Elephant walking in the Okavango River, Botswana
© Markus Pavlowsky/Getty Image
The world’s greatest oasis?. Okavango Delta
At a glance, this might look like some ordinary swamp, but the Okavango Delta in the African nation of Botswana is a veritable miracle of nature. Unlike most river deltas, the Okavango doesn’t drain into any sea or ocean, but rather empties into the open savannah. This elephant, and just about every African animal you can name, owes its existence to this annual wetland. ‘Annual,’ because the marshland of the delta swells threefold to its full size but once a year, between March and July, when the seasonal rains from the highlands of Angola flow downhill 750 miles until they flood the arid savanna of northwest Botswana. The wildlife drawn to this life-sustaining water includes lions, leopards, cheetahs, rhinos, giraffes, zebras, hippos, wildebeests, hyenas, crocodiles, impalas, and of course elephants, the planet’s largest land animals.

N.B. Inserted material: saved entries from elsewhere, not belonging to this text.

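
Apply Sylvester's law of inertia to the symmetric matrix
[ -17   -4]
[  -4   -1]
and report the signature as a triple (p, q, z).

step 0: pivot -17 → sign −
step 1: pivot -1/17 → sign −
signature = (0, 2, 0)

Answer: (0, 2, 0)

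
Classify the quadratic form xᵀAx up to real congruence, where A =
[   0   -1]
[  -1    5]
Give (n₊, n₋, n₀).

step 0: pivot 5 → sign +
step 1: pivot -1/5 → sign −
signature = (1, 1, 0)

Answer: (1, 1, 0)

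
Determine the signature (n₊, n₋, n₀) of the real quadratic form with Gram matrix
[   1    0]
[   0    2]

Answer: (2, 0, 0)

Derivation:
step 0: pivot 1 → sign +
step 1: pivot 2 → sign +
signature = (2, 0, 0)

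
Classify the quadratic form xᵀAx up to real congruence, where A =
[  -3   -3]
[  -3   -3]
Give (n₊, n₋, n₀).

step 0: pivot -3 → sign −
step 1: row/col 1 already zero → sign 0
signature = (0, 1, 1)

Answer: (0, 1, 1)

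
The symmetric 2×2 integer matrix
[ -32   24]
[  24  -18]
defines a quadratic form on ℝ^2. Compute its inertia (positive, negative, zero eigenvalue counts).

Answer: (0, 1, 1)

Derivation:
step 0: pivot -32 → sign −
step 1: row/col 1 already zero → sign 0
signature = (0, 1, 1)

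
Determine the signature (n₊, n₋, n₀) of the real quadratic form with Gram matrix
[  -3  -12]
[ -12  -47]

step 0: pivot -3 → sign −
step 1: pivot 1 → sign +
signature = (1, 1, 0)

Answer: (1, 1, 0)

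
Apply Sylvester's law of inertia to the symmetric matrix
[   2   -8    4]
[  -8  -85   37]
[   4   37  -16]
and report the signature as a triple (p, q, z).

Answer: (2, 1, 0)

Derivation:
step 0: pivot 2 → sign +
step 1: pivot -117 → sign −
step 2: pivot 1/117 → sign +
signature = (2, 1, 0)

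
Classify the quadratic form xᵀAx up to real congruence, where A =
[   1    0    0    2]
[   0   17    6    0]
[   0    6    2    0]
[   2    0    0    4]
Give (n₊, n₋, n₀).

step 0: pivot 1 → sign +
step 1: pivot 17 → sign +
step 2: pivot -2/17 → sign −
step 3: row/col 3 already zero → sign 0
signature = (2, 1, 1)

Answer: (2, 1, 1)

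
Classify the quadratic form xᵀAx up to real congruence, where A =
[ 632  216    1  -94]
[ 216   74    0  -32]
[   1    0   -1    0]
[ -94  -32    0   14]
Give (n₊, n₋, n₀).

step 0: pivot 632 → sign +
step 1: pivot 14/79 → sign +
step 2: pivot -93/56 → sign −
step 3: pivot 2/93 → sign +
signature = (3, 1, 0)

Answer: (3, 1, 0)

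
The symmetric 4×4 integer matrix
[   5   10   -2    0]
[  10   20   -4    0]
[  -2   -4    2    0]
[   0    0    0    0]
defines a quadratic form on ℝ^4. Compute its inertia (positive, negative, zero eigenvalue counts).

step 0: pivot 5 → sign +
step 1: pivot 6/5 → sign +
step 2: row/col 2 already zero → sign 0
step 3: row/col 3 already zero → sign 0
signature = (2, 0, 2)

Answer: (2, 0, 2)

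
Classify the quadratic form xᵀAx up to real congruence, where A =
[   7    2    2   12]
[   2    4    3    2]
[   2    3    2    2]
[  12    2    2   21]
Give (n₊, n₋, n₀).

step 0: pivot 7 → sign +
step 1: pivot 24/7 → sign +
step 2: pivot -7/24 → sign −
step 3: pivot 3/7 → sign +
signature = (3, 1, 0)

Answer: (3, 1, 0)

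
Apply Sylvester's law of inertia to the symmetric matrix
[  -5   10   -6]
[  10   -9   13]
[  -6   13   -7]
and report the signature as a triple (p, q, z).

Answer: (2, 1, 0)

Derivation:
step 0: pivot -5 → sign −
step 1: pivot 11 → sign +
step 2: pivot 6/55 → sign +
signature = (2, 1, 0)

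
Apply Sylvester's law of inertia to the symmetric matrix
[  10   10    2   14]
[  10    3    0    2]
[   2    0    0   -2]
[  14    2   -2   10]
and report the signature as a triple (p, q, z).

Answer: (2, 1, 1)

Derivation:
step 0: pivot 10 → sign +
step 1: pivot -7 → sign −
step 2: pivot 6/35 → sign +
step 3: row/col 3 already zero → sign 0
signature = (2, 1, 1)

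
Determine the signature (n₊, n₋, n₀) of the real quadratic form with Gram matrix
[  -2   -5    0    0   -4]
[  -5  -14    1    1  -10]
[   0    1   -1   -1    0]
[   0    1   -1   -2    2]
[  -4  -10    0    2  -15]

Answer: (0, 5, 0)

Derivation:
step 0: pivot -2 → sign −
step 1: pivot -3/2 → sign −
step 2: pivot -1/3 → sign −
step 3: pivot -1 → sign −
step 4: pivot -3 → sign −
signature = (0, 5, 0)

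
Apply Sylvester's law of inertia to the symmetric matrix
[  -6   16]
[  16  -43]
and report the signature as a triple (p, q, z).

step 0: pivot -6 → sign −
step 1: pivot -1/3 → sign −
signature = (0, 2, 0)

Answer: (0, 2, 0)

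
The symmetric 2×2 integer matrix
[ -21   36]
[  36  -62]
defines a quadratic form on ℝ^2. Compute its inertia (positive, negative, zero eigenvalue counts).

step 0: pivot -21 → sign −
step 1: pivot -2/7 → sign −
signature = (0, 2, 0)

Answer: (0, 2, 0)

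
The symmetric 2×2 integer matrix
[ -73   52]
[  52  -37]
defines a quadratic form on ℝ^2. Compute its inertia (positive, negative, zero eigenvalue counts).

step 0: pivot -73 → sign −
step 1: pivot 3/73 → sign +
signature = (1, 1, 0)

Answer: (1, 1, 0)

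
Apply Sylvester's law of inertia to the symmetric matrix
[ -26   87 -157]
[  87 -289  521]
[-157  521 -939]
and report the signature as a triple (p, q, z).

step 0: pivot -26 → sign −
step 1: pivot 55/26 → sign +
step 2: pivot 6/55 → sign +
signature = (2, 1, 0)

Answer: (2, 1, 0)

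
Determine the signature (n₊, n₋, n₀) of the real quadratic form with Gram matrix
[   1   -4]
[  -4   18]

step 0: pivot 1 → sign +
step 1: pivot 2 → sign +
signature = (2, 0, 0)

Answer: (2, 0, 0)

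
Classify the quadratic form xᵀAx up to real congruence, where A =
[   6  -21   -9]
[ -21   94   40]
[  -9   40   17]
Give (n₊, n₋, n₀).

Answer: (2, 1, 0)

Derivation:
step 0: pivot 6 → sign +
step 1: pivot 41/2 → sign +
step 2: pivot -1/41 → sign −
signature = (2, 1, 0)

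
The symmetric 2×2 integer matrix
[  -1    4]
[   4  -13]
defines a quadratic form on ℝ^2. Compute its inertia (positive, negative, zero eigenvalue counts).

step 0: pivot -1 → sign −
step 1: pivot 3 → sign +
signature = (1, 1, 0)

Answer: (1, 1, 0)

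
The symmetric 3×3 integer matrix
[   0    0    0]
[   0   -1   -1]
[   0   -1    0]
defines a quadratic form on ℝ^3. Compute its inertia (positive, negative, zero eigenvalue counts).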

By far, most of the world’s elephants – more than 400,000 – live in Africa, and Botswana is the country with the largest population of African elephants. The majority are bush elephants, larger than their cousins, the African forest elephants who live in the Congo Basin. Bush elephants have concave backs and their tusks curve outward, while forest elephants have straight backs and tusks. Both are endangered by habitat loss and poaching. Their population is about a tenth of what it was at its peak in the last century.

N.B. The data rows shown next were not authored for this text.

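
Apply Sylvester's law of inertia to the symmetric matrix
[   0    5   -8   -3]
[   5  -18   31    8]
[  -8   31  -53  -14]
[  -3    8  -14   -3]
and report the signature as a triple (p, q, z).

step 0: pivot -18 → sign −
step 1: pivot 25/18 → sign +
step 2: pivot 3/25 → sign +
step 3: row/col 3 already zero → sign 0
signature = (2, 1, 1)

Answer: (2, 1, 1)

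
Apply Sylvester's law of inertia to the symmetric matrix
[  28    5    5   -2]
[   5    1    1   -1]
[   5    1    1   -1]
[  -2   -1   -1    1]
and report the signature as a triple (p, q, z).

Answer: (2, 1, 1)

Derivation:
step 0: pivot 28 → sign +
step 1: pivot 3/28 → sign +
step 2: pivot -3 → sign −
step 3: row/col 3 already zero → sign 0
signature = (2, 1, 1)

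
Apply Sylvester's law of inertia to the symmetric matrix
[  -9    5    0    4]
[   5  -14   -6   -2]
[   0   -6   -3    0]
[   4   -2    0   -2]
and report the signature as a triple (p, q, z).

Answer: (1, 3, 0)

Derivation:
step 0: pivot -9 → sign −
step 1: pivot -101/9 → sign −
step 2: pivot 21/101 → sign +
step 3: pivot -2/7 → sign −
signature = (1, 3, 0)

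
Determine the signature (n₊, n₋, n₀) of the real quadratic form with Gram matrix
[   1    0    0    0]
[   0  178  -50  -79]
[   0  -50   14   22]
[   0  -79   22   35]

step 0: pivot 1 → sign +
step 1: pivot 178 → sign +
step 2: pivot -4/89 → sign −
step 3: pivot 3/4 → sign +
signature = (3, 1, 0)

Answer: (3, 1, 0)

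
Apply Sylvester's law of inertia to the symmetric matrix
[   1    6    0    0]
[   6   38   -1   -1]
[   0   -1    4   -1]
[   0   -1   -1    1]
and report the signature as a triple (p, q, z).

step 0: pivot 1 → sign +
step 1: pivot 2 → sign +
step 2: pivot 7/2 → sign +
step 3: pivot -1/7 → sign −
signature = (3, 1, 0)

Answer: (3, 1, 0)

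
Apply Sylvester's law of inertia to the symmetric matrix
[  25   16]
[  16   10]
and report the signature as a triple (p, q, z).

step 0: pivot 25 → sign +
step 1: pivot -6/25 → sign −
signature = (1, 1, 0)

Answer: (1, 1, 0)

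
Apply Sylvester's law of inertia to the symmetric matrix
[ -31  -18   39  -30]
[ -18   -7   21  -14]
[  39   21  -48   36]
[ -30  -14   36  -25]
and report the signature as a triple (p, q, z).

step 0: pivot -31 → sign −
step 1: pivot 107/31 → sign +
step 2: pivot 30/107 → sign +
step 3: pivot 3/5 → sign +
signature = (3, 1, 0)

Answer: (3, 1, 0)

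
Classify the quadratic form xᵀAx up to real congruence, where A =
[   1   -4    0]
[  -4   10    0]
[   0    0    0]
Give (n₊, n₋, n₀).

Answer: (1, 1, 1)

Derivation:
step 0: pivot 1 → sign +
step 1: pivot -6 → sign −
step 2: row/col 2 already zero → sign 0
signature = (1, 1, 1)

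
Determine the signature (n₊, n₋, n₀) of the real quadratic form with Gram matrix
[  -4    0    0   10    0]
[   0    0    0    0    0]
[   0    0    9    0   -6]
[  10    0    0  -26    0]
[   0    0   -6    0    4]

Answer: (1, 2, 2)

Derivation:
step 0: pivot -4 → sign −
step 1: pivot 9 → sign +
step 2: pivot -1 → sign −
step 3: row/col 3 already zero → sign 0
step 4: row/col 4 already zero → sign 0
signature = (1, 2, 2)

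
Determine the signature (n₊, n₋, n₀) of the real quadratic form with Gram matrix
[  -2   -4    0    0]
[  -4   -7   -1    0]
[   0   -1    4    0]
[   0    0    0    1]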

The protected Moremi Game Reserve makes up a large portion of the delta. The rest is protected by a mosaic of other preserves called Wildlife Management Areas. In 2014, the Okavanga Delta was placed on the UNESCO World Heritage List. The amount of water that fills the delta is estimated to be 2.6 cubic miles, four to five times the volume of water contained in Lake Okeechobee in Florida. Eventually much of this water will be consumed, absorbed, and evaporated, and the delta will once again more closely resemble the savanna around it. Until the next rains come.